Lexus UX 250h9. Lexus UX 250h

A highly significant extension of parent Toyota’s prowess at hybrids, because let’s face it the UK loves Lexus luxury and this good looking crossover ploughs straight into the fray with a brand new 2 litre petrol engine hybrid that puts more oomph into the hybrid line-up so far and for too long dominated by the company’s stalwart 1.8 litre unit.


Morgan Aero GT10. Morgan Aero GT

A wild bowing out for Morgan’s Aero 8, the Malvern-based company saying that this Aero GT derivative is the very last BMW-V8-engined version, in this instance to be made in an edition of just eight. Even if unobtainable it’s impressive and lovable, so we thought we’d mention it.


Jaguar i-Pace11.  Jaguar i-Pace

Right here, right now, in the flesh and a bit of a star at the show. Despite being so widely trailed across the car press, it was a relief to have the electric i-Pace actually launched to the world. The chatter was that it is much better looking than the e-Pace, with a prettier nose, strangely more Jaguar-like. It’ll take the fight to Tesla that’s for sure, and it might also be JLR’s salvation from their over-reliance on diesel.

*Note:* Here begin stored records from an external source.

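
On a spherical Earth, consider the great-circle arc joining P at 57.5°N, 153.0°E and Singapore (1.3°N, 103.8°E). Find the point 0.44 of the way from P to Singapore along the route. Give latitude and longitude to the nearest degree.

Write both endpoints as unit vectors p₁, p₂ with components (cos φ cos λ, cos φ sin λ, sin φ).
The central angle between the endpoints is δ = arccos(p₁·p₂) ≈ 1.192 rad (68.3°).
Interpolate at f = 0.44 with slerp weights a = sin((1−f)δ)/sin δ ≈ 0.666, b = sin(fδ)/sin δ ≈ 0.539.
p = a·p₁ + b·p₂ ≈ (-0.447, 0.686, 0.574); φ = arcsin(p_z) ≈ 35.04°, λ = atan2(p_y, p_x) ≈ 123.13°.

≈ 35°N, 123°E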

Toyota Auris12. Toyota Auris

As significant as this launch is for Toyota, I suspect that not everyone will notice. Yes, it’s a big step away from the staidly designed outgoing model, but from across a crowded car park it’s still a reassuringly familiar silhouette, possibly too much so for some. Still, it’s visually more compelling than before and commends itself to people who love the reliability of Toyota, while the new 2-litre petrol engine, in hybrid guise, offers up a pretty juicy 180hp. That alone will widen the hybrid appeal.

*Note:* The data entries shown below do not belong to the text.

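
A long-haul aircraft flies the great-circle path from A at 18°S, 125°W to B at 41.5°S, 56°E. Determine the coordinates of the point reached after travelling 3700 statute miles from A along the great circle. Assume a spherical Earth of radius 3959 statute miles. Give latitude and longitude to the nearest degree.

≈ 72°S, 127°W

Write both endpoints as unit vectors p₁, p₂ with components (cos φ cos λ, cos φ sin λ, sin φ).
The central angle between the endpoints is δ = arccos(p₁·p₂) ≈ 2.103 rad (120.5°). The total great-circle distance is δ·R ≈ 2.103 × 3959 ≈ 8326 mi, so the target fraction is f = 3700/8326 ≈ 0.444.
Interpolate at f ≈ 0.444 with slerp weights a = sin((1−f)δ)/sin δ ≈ 1.068, b = sin(fδ)/sin δ ≈ 0.933.
p = a·p₁ + b·p₂ ≈ (-0.192, -0.252, -0.948); φ = arcsin(p_z) ≈ -71.53°, λ = atan2(p_y, p_x) ≈ -127.21°.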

Aston Martin-Lagonda13. Aston Martin Lagonda Vision Concept

Sticking it to Rolls Royce by suggesting that the cars aren’t very environmentally friendly, and that some customers want green luxury barges, the Aston Martin folks are reviving the Lagonda brand around monster electric power. It’s a concept car, but 2021 was touted as a production date, so it’s going to happen. Aston also have their eye on customers who by then will view Tesla as ‘ordinary’. There’s no doubting the radicalism of this decision by Aston, and in some ways it was the headline of the whole show at Geneva because is shows that at the highest level of luxury electrification is going to happen after all. For instance it made Bentley’s unveiling of a hybrid Bentayga look a bit tame.


Peugeot 50814. Peugeot 508

No one could agree whether this was a really new car or a really big face lift, but it looks new and was billed as such, so here it is in its GT Line guise. Further proof that everyone is coalescing around Audi-A7-esque swoopy sharky (cross reference the Kia Stinger and the BMW M8 Gran Coupe). The differences are more evident inside.


Subaru Viziv15. Subaru Viziv

And again: those of us who loved and still love the Forester utility look of ten years ago had better clear it all away. Even the king of symmetrical all wheel drive is going massive and swoopy. The Viziv is a concept but it prefigures a fast estate car anticipated for around 2020, the Impreza WRX having been discontinued in 2007.